ADOPTING a harmonized sales tax that raises consumer costs would be the wrong signal to send during an economic downturn, Manitoba's finance minister says.
In an interview Tuesday, Rosann Wowchuk confirmed the province will not implement the HST in next year's budget.
"As we do the analysis, we just do not see... that it (implementing the HST) is in the best interests of our consumers or the province at this time," she said.
Manitoba business leaders have been pushing for harmonizing the five per cent federal GST with the seven per cent provincial sales tax to create one 12 per cent tax, saying it would create administrative efficiencies and lower business costs.
But the province has balked, saying consumers would be on the hook for $400 million a year in additional costs, while the provincial treasury would take a similar hit.

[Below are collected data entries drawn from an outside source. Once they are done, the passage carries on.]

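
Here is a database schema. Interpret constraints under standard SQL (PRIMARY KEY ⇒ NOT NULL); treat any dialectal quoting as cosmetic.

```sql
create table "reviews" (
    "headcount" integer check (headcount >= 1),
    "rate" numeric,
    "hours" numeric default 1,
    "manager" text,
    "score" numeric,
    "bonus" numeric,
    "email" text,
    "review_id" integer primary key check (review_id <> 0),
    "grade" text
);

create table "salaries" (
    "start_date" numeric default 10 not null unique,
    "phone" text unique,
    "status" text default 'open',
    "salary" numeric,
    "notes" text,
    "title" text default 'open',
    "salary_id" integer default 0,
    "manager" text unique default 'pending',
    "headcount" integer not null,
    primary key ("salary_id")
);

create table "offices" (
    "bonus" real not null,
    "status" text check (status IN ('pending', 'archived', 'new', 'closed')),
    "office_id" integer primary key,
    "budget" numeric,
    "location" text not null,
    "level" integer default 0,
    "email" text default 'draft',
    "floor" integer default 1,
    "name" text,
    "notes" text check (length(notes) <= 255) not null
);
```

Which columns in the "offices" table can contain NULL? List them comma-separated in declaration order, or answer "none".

status, budget, level, email, floor, name

- bonus: declared NOT NULL → not nullable.
- status: CHECK does not forbid NULL (a CHECK constraint passes when its expression is NULL) → nullable.
- office_id: part of the PRIMARY KEY, which implies NOT NULL → not nullable.
- budget: no NOT NULL constraint applies → nullable.
- location: declared NOT NULL → not nullable.
- level: DEFAULT only fills an omitted column; an explicit NULL is still allowed → nullable.
- email: DEFAULT only fills an omitted column; an explicit NULL is still allowed → nullable.
- floor: DEFAULT only fills an omitted column; an explicit NULL is still allowed → nullable.
- name: no NOT NULL constraint applies → nullable.
- notes: declared NOT NULL → not nullable.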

Manitoba businesses might be the only winners, gaining a half billion dollars in cost savings.
A harmonized tax would be more costly for consumers because it would apply to products and services on which only one tax is currently charged.
The province has thoroughly analyzed the issue, Wowchuk said, and is putting the finishing touches on a report that will be released in the next week or two.
Wowchuk said Ottawa has also failed to offer sufficient cash incentives to Manitoba.
"The federal government has offered some money," she said, but it's lump-sum payment. "If you take the one-time money this year, what about next year?" she said.
On Tuesday, the Winnipeg Chamber of Commerce called a press conference to pressure the Selinger government to implement the blended tax, fearing Manitoba businesses will be at a great disadvantage compared to other jurisdictions.
Failure to act "will have a significant influence on our ability to be able to attract investment, to attract companies and jobs and, frankly, to be able to keep our current businesses here in Manitoba," chamber president Dave Angus said.
Angus called for the establishment of an all-party committee of the legislature to consult the public on the issue.
But Wowchuk questioned whether such a committee would add to the debate when her department had already analyzed the costs and benefits of adopting an HST.
Opposition Leader Hugh McFadyen said Tuesday there is no sense convening such a group, since the NDP had already made up its mind.
Wowchuk said the provincial government will monitor the experience with the HST in other provinces, including Ontario and British Columbia, which are set to jump on board July 1, 2010.
By then, provinces representing 94 per cent of Canadians will be using the HST, according to the chamber.